Wonders in Adland

Posted by on January 4, 2016 in Blog, Living today, Rants | 2 comments

Warning/Environmental Illness Network/flickr

Warning/Environmental Illness Network/flickr

Anyone scanning the heavens in search of aliens is looking in the wrong place. They need look no further than their nearest television screen, where the strange creatures inhabiting the ads exist in a parallel dimension and the laws of time and physics do not apply as they do on earth.

There is proof of this in the series of ads for Lloyds Pharmacy, starring The Pharmacist. The Pharmacist is a kindly man in early middle age, dispensing patent remedies to a succession of customers with minor ailments: twin boys with identically scraped elbows, a man with a streaming cold, and an unaccountably smug pregnant woman. So far, so normal. But in the two ads where we see him arriving in the morning to open the shop, and then leaving in the evening, he is wearing an enormous belted tweed coat such as men have not worn since attending football matches in black-and-white photos from 1947. Where has he bought this coat? Has he not noticed that no one else is wearing them? Has he not heard of global warming? Isn’t he too hot? Has his wife – for he is clearly a family man – not told him that this is a completely inappropriate garment? So many questions.
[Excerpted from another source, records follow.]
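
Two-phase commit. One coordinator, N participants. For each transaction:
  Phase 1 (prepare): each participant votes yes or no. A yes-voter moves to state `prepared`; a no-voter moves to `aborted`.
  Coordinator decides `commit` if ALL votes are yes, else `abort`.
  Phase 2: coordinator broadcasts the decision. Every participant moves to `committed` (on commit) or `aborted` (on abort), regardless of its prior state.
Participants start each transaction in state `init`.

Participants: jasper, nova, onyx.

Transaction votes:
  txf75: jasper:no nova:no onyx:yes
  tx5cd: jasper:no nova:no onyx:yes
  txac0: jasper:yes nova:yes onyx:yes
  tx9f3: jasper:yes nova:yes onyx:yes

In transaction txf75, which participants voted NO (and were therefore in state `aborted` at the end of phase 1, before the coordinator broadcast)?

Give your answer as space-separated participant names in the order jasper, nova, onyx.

Txn txf75 phase 1: jasper no -> aborted; nova no -> aborted; onyx yes -> prepared

Answer: jasper nova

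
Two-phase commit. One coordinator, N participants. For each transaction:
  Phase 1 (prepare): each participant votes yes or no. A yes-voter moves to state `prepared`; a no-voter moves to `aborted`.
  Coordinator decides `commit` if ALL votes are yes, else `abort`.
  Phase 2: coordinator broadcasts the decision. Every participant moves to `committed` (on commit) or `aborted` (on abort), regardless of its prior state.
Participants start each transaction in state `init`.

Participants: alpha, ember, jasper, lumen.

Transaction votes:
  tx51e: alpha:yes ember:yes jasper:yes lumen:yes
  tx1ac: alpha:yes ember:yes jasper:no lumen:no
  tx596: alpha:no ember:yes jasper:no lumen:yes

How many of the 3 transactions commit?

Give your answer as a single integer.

tx51e: all yes -> commit (commits=1)
tx1ac: no from jasper, lumen -> abort (commits=1)
tx596: no from alpha, jasper -> abort (commits=1)

Answer: 1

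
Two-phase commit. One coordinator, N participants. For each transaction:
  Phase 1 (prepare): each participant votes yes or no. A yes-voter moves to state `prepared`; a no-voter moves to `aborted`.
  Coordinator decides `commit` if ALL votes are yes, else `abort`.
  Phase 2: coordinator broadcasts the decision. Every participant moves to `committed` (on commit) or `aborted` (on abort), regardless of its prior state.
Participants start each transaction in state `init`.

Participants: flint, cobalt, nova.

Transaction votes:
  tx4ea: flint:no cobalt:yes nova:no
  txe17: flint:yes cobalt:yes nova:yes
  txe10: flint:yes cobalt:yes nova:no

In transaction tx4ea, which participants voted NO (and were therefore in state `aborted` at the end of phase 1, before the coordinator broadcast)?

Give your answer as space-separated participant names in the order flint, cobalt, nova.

Answer: flint nova

Derivation:
Txn tx4ea phase 1: flint no -> aborted; cobalt yes -> prepared; nova no -> aborted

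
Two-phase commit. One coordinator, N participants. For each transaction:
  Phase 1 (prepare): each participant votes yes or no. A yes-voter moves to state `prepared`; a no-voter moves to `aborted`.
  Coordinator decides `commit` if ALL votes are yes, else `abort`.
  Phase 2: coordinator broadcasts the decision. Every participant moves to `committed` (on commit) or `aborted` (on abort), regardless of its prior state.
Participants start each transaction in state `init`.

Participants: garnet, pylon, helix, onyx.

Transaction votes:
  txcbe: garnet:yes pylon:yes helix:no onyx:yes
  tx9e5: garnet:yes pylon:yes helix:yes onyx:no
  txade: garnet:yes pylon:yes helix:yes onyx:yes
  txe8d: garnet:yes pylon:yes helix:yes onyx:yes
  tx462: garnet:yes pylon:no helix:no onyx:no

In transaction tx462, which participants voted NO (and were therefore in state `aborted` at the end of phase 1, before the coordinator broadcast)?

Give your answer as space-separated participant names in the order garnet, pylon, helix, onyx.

Txn tx462 phase 1: garnet yes -> prepared; pylon no -> aborted; helix no -> aborted; onyx no -> aborted

Answer: pylon helix onyx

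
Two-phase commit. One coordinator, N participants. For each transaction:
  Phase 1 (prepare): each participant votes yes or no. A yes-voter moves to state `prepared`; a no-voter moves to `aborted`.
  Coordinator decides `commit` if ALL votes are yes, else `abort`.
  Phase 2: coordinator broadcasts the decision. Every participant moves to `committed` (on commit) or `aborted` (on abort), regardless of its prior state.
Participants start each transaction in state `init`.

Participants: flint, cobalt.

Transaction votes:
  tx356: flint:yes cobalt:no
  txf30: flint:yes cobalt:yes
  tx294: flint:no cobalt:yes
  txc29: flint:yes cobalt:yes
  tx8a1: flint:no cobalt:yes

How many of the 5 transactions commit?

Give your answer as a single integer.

tx356: no from cobalt -> abort (commits=0)
txf30: all yes -> commit (commits=1)
tx294: no from flint -> abort (commits=1)
txc29: all yes -> commit (commits=2)
tx8a1: no from flint -> abort (commits=2)

Answer: 2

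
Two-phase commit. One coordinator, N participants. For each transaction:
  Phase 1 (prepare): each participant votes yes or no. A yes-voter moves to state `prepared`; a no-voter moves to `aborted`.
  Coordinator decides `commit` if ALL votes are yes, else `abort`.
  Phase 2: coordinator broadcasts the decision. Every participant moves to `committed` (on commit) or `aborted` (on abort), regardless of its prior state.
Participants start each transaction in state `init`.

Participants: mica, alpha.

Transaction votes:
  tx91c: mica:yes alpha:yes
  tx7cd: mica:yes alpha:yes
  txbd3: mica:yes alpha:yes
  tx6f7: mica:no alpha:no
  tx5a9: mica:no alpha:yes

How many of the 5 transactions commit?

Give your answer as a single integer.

tx91c: all yes -> commit (commits=1)
tx7cd: all yes -> commit (commits=2)
txbd3: all yes -> commit (commits=3)
tx6f7: no from mica, alpha -> abort (commits=3)
tx5a9: no from mica -> abort (commits=3)

Answer: 3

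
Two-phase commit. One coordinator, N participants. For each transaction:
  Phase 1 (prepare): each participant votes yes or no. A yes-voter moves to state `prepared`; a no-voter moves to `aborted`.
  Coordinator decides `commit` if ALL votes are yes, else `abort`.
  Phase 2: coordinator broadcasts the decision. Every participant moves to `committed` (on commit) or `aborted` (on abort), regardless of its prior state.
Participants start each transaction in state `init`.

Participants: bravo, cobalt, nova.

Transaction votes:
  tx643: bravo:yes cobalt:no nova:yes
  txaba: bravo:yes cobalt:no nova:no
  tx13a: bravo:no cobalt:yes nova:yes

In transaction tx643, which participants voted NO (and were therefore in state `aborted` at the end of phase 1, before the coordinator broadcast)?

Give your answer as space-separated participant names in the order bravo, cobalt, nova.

Answer: cobalt

Derivation:
Txn tx643 phase 1: bravo yes -> prepared; cobalt no -> aborted; nova yes -> prepared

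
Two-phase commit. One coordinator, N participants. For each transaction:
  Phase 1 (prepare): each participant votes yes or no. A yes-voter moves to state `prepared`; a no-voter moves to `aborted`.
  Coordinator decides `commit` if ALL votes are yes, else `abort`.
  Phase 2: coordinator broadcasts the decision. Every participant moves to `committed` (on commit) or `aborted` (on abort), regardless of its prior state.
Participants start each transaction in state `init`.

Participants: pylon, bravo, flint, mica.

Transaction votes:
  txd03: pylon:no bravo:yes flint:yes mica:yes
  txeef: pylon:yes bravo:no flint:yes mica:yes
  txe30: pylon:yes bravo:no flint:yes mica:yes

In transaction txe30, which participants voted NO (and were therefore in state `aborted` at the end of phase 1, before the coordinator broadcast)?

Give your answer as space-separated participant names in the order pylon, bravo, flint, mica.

Txn txe30 phase 1: pylon yes -> prepared; bravo no -> aborted; flint yes -> prepared; mica yes -> prepared

Answer: bravo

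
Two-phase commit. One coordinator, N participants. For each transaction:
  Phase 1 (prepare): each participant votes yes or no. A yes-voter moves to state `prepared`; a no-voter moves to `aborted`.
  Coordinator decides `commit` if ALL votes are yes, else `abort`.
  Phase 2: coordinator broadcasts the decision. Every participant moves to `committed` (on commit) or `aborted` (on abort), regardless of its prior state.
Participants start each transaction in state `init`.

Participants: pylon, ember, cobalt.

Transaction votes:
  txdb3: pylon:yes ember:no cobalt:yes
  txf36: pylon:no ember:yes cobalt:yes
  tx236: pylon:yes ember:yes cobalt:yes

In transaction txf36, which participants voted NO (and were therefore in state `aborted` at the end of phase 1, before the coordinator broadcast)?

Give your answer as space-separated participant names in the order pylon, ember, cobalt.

Answer: pylon

Derivation:
Txn txf36 phase 1: pylon no -> aborted; ember yes -> prepared; cobalt yes -> prepared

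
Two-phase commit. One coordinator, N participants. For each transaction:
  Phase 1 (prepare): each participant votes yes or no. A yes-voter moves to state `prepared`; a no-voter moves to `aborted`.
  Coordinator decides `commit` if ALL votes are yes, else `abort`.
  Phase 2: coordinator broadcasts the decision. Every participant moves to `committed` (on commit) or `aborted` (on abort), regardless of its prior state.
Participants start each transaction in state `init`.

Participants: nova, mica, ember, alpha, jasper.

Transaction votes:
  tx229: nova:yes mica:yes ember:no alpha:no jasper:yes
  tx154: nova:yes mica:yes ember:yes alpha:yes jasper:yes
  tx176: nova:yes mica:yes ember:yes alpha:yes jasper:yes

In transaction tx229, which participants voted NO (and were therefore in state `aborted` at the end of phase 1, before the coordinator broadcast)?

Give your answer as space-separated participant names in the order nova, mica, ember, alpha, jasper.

Txn tx229 phase 1: nova yes -> prepared; mica yes -> prepared; ember no -> aborted; alpha no -> aborted; jasper yes -> prepared

Answer: ember alpha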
Next we come to an ad that turns me into an apoplectic ‘Disgusted of Tunbridge Wells’ every time I see it because of its antiquated sexual politics. The Galaxy ad features a CGI-generated Audrey Hepburn who accepts a courteous offer of a lift from a young Adonis who draws up alongside her bus in his convertible.  The fact that this is taking place in some unspecified location along the Italian riviera rather than along the Walworth Road is no excuse for what happens next.  She gets off the bus, nicking the driver’s peaked cap as she passes, plonks it on the head of her bemused admirer, then climbs into the back seat and proceeds to stuff her face with chocolate while being taken for an apparently chauffeur- driven spin along the coast. This ad is so wrong on so many levels: classist, sexist . . . It gives out the message that if you are young, beautiful and female, you have carte blanche to behave in a rude and arrogant manner; that you are somehow entitled to travel in style while the rest of the world stays on the bus; that a fulfilling female existence is only possible through the medium of the male gaze –but Adland is impervious to successive waves of feminism. And what happened to not accepting lifts from strangers?  Let’s move on before I spontaneously combust.

Finally, and weirdest of all, are the Corsodyl ads. A stern voice-over tells a young woman brushing her teeth that she would not ignore bleeding from here (cue shot of her eye bleeding), and asks why she is ignoring bleeding from her gums. Yet in the version with a young man, the stern voice-over notes that he would not ignore bleeding from here (cue shot of a BLEEDING TAP!). What is supposed to be going on in such a scenario? Are we meant to assume that rogue plumbers have connected his tap to the run-off from a nearby abattoir? Or does it hint at the supernatural, and an imminent Carrie-style deluge? And why? Would it be altogether too menstrually ‘Eeuuuww’ to intimate that men could bleed from anywhere but their gums?

But every so often, someone, somewhere, gets it right.  I leave you with this brilliant Gillette ad from Australia in the 1970s. There are no promises that a smoother shave will get bring you wealth, women and status – just 29 seconds of wit, exuberance, and some nifty song and dance.

2 Comments

  1. I’m with Verity on this one. Although I think I’d have a go at LLoyds Bank, not sexist but profoundly yuk all the same. It’s lush. gorgeous – sweet doe-eyed, lovable horse – winning the war, loving disabled kids being generally wonderful, helping as all live fulfilled lovely lives – from a BANK???

    • Yes, it’s totally manipulative, complete with welling music to wring your withers (and the horses’ too, I shouldn’t wonder).